无论是他被娘亲拍头,还是他自己拍同胞妹妹的脑袋时,他都不觉得有什么问题。
但是今天,沈江要敲他脑袋?
柳无端:“……”
他觉得这个距离感突然变得说不清道不明,微妙得很。以至于他恍了神,直白地脱口而出一个蠢问题:“你做什么?”
沈江尴尬地无地自容,索性板着一张脸,义正言辞道:“打人。”
他没有撒谎,他就是听了柳无端的话生气得想打人。
柳无端:“……”
柳无端莫名觉得自己若是再补上一句“你为什么打我?”就显得有点蠢,还有点矫情。
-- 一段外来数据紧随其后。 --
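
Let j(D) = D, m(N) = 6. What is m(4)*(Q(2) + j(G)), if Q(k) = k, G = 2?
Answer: 24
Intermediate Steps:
m(4)*(Q(2) + j(G)) = 6*(2 + 2) = 6*4 = 24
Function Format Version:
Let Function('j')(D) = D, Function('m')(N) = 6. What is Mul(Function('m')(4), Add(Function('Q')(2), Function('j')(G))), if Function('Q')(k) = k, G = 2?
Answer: 24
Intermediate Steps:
Mul(Function('m')(4), Add(Function('Q')(2), Function('j')(G))) = Mul(6, Add(2, 2)) = Mul(6, 4) = 24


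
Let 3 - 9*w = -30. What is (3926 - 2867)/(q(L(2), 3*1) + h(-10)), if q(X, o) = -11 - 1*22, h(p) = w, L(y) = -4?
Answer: -3177/88 ≈ -36.102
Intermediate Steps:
w = 11/3 (w = 1/3 - 1/9*(-30) = 1/3 + 10/3 = 11/3 ≈ 3.6667)
h(p) = 11/3
q(X, o) = -33 (q(X, o) = -11 - 22 = -33)
(3926 - 2867)/(q(L(2), 3*1) + h(-10)) = (3926 - 2867)/(-33 + 11/3) = 1059/(-88/3) = 1059*(-3/88) = -3177/88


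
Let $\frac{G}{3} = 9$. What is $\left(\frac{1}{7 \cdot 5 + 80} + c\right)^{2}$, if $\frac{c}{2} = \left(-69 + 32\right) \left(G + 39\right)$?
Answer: $\frac{315460832281}{13225} \approx 2.3853 \cdot 10^{7}$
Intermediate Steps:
$G = 27$ ($G = 3 \cdot 9 = 27$)
$c = -4884$ ($c = 2 \left(-69 + 32\right) \left(27 + 39\right) = 2 \left(\left(-37\right) 66\right) = 2 \left(-2442\right) = -4884$)
$\left(\frac{1}{7 \cdot 5 + 80} + c\right)^{2} = \left(\frac{1}{7 \cdot 5 + 80} - 4884\right)^{2} = \left(\frac{1}{35 + 80} - 4884\right)^{2} = \left(\frac{1}{115} - 4884\right)^{2} = \left(- \frac{561659}{115}\right)^{2} = \frac{315460832281}{13225}$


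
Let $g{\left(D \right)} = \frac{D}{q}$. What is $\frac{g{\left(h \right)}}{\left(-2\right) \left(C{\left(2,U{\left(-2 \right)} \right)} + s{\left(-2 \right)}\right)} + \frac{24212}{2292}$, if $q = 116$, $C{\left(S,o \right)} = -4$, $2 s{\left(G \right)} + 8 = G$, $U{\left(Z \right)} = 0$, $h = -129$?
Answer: $\frac{465361}{44312} \approx 10.502$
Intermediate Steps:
$s{\left(G \right)} = -4 + \frac{G}{2}$
$g{\left(D \right)} = \frac{D}{116}$
$\frac{g{\left(h \right)}}{\left(-2\right) \left(C{\left(2,U{\left(-2 \right)} \right)} + s{\left(-2 \right)}\right)} + \frac{24212}{2292} = \frac{\frac{1}{116} \left(-129\right)}{\left(-2\right) \left(-4 + \left(-4 + \frac{1}{2} \left(-2\right)\right)\right)} + \frac{24212}{2292} = - \frac{129}{116 \left(- 2 \left(-4 - 5\right)\right)} + 24212 \cdot \frac{1}{2292} = - \frac{129}{116 \left(- 2 \left(-4 - 5\right)\right)} + \frac{6053}{573} = - \frac{129}{116 \left(\left(-2\right) \left(-9\right)\right)} + \frac{6053}{573} = - \frac{129}{116 \cdot 18} + \frac{6053}{573} = \left(- \frac{129}{116}\right) \frac{1}{18} + \frac{6053}{573} = - \frac{43}{696} + \frac{6053}{573} = \frac{465361}{44312}$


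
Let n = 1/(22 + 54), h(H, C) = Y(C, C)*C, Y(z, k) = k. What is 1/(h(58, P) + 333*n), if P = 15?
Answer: 76/17433 ≈ 0.0043596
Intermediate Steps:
h(H, C) = C**2 (h(H, C) = C*C = C**2)
n = 1/76 ≈ 0.013158
1/(h(58, P) + 333*n) = 1/(15**2 + 333*(1/76)) = 1/(225 + 333/76) = 1/(17433/76) = 76/17433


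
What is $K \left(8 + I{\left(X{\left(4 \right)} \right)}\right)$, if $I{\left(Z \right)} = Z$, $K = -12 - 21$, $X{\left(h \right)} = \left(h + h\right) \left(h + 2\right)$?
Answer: $-1848$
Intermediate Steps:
$X{\left(h \right)} = 2 h \left(2 + h\right)$
$K = -33$
$K \left(8 + I{\left(X{\left(4 \right)} \right)}\right) = - 33 \left(8 + 2 \cdot 4 \left(2 + 4\right)\right) = - 33 \left(8 + 2 \cdot 4 \cdot 6\right) = - 33 \left(8 + 48\right) = \left(-33\right) 56 = -1848$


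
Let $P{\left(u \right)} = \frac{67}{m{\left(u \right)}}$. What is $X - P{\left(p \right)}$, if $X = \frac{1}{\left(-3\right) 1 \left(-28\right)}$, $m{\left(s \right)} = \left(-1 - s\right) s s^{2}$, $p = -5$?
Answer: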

因此他没说话,只是一言不发睨着沈江,等对方自乱阵脚。
谁知沈江最近近墨者黑,跟他学了点无赖的把戏,面无表情地反问:“你抓我的手做什么?”
柳无端失笑:“你打我,我不能拦着?”
沈江:“可以,但你拦够了没?”
柳无端:“还没。”
两人你来我往,谁也不肯嘴上认怂。
可皇帝不急太监急,他们不急,有人却着急了。
数十丈外,沈海派来随行保护沈江的护卫,探头探脑万分焦急。